No. Actually, Git kind of sucks in a number of ways. Right off the bat, it shoves about a zillion command line tools in your bin/ directory, many of which don’t work unless you go figure out what silly perl modules or something else are required.
But, still, Git will win unless the Subversion developers finally pull their head out of their ass and realize that opaque collections are much more than “just a Mac specific problem… just tar wrappers done right”.
To rephrase in a slightly less antagonistic fashion (Now, I owe several people a beer and an apology for that last paragraph): Subversion needs to focus on the user experience and not just on being a better CVS. There be innovation goin’ on and hiding behind “a better CVS” will only work for not terribly much longer.
Git will win because it is about 8 bazillion times easier to use because it doesn’t scatter administrivia crap throughout your work area.
This is just so fundamentally the right way to do stuff.
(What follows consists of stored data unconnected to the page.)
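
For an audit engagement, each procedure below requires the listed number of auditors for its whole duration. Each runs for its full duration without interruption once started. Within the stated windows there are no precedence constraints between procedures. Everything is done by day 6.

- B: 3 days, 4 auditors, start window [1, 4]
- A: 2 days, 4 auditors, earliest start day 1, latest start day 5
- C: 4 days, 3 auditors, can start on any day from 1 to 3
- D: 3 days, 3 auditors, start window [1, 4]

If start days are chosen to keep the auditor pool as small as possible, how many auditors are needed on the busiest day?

Early-start (B@1, A@1, C@1, D@1) gives peak 14: d1:14  d2:14  d3:10  d4:3  d5:0  d6:0.
Shift A→5, D→4.
Schedule B@1, A@5, C@1, D@4: d1:7  d2:7  d3:7  d4:6  d5:7  d6:7 — peak 7.
Total auditor-days = 41 over 6 days ⇒ peak ≥ ⌈41/6⌉ = 7, so 7 is optimal.

7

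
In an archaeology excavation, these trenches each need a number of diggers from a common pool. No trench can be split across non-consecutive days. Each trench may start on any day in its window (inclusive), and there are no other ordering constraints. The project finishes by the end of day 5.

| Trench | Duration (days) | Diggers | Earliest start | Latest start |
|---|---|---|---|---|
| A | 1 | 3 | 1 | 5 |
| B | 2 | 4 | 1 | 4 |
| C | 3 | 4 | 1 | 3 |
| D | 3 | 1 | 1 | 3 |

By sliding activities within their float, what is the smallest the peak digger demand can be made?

7

Early-start (A@1, B@1, C@1, D@1) gives peak 12: d1:12  d2:9  d3:5  d4:0  d5:0.
Shift C→3, D→2.
Schedule A@1, B@1, C@3, D@2: d1:7  d2:5  d3:5  d4:5  d5:4 — peak 7.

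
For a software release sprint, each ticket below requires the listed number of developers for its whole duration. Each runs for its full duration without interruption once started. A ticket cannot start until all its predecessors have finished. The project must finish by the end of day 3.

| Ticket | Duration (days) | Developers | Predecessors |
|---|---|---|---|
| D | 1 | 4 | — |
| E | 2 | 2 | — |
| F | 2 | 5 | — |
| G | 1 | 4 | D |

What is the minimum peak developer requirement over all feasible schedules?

Early-start (D@1, E@1, F@1, G@2) gives peak 11: d1:11  d2:11  d3:0.
Shift F→2, G→3.
Schedule D@1, E@1, F@2, G@3: d1:6  d2:7  d3:9 — peak 9.
No arrangement of the 12 feasible schedules does better.

9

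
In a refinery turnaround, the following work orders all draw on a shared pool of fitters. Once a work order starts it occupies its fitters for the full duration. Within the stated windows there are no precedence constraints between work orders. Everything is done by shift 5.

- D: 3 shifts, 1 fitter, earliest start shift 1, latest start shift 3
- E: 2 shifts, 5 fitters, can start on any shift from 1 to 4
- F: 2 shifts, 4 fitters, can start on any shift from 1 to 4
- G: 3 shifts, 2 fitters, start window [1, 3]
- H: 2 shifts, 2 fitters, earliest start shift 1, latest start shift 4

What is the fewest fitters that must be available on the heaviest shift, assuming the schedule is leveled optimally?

7

Early-start (D@1, E@1, F@1, G@1, H@1) gives peak 14: s1:14  s2:14  s3:3  s4:0  s5:0.
Shift E→4, H→3.
Schedule D@1, E@4, F@1, G@1, H@3: s1:7  s2:7  s3:5  s4:7  s5:5 — peak 7.
Total fitter-shifts = 31 over 5 shifts ⇒ peak ≥ ⌈31/5⌉ = 7, so 7 is optimal.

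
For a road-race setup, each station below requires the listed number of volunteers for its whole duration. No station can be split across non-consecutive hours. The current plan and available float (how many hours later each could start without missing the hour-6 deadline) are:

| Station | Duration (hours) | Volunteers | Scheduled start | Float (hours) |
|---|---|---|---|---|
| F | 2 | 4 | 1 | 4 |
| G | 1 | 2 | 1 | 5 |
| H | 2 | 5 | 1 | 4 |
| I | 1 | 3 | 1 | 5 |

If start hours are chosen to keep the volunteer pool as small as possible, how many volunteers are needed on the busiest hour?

Early-start (F@1, G@1, H@1, I@1) gives peak 14: h1:14  h2:9  h3:0  h4:0  h5:0  h6:0.
Shift G→3, H→4, I→3.
Schedule F@1, G@3, H@4, I@3: h1:4  h2:4  h3:5  h4:5  h5:5  h6:0 — peak 5.

5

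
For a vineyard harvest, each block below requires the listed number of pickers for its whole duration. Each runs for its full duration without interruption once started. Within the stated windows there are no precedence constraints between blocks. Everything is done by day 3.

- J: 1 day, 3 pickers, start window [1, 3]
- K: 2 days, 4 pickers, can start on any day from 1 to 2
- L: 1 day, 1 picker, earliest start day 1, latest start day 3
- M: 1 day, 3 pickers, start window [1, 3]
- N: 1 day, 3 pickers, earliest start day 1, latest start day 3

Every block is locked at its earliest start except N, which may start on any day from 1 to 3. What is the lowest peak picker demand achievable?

11

N@1: d1:14  d2:4  d3:0 → peak 14
N@2: d1:11  d2:7  d3:0 → peak 11
N@3: d1:11  d2:4  d3:3 → peak 11
Best is N@2, peak 11.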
Why in bloody hell should the user have to think about mirroring the filesystem manually??!?!
Yet, that is exactly what Subversion, CVS, and Perforce force the user to do!
Stupid, stupid, stupid.
Try explaining to a user — to an artist, to your mother, to someone writing a damned presentation — why the frack they should have to go into some tool to either do what they have already done in the Finder (or Windows equivalent) or that even using the Finder (or Windows equivalent) will screw up their “workarea state”.
This isn’t about “wrappers” — about documents that are really directories. This is about convenience.
Give it 12 to 18 months. If Subversion doesn’t fix this — if Subversion doesn’t make it, like, not require lots of silly, repetitive, manual, error prone, operations that either mirror filesystem operations or require you to use one tool and not another — then Git will gain users in droves.
Users will switch not because Git is better than Subversion, but because Git is one whole hell of a lot easier to work with in the most common workflow — editing, adding, and deleting files.
Git doesn’t make you redo stuff that your computer is already quite good at doing. And, that, alone, will be enough to make users flock to it…
Fraser offers a much more techincal analysis of the differences. Personally, I desperately hope Subversion fixes this particular problem. Subversion is really and truly awesome in so many ways and I do not want to have to migrate repository software for at least another decade.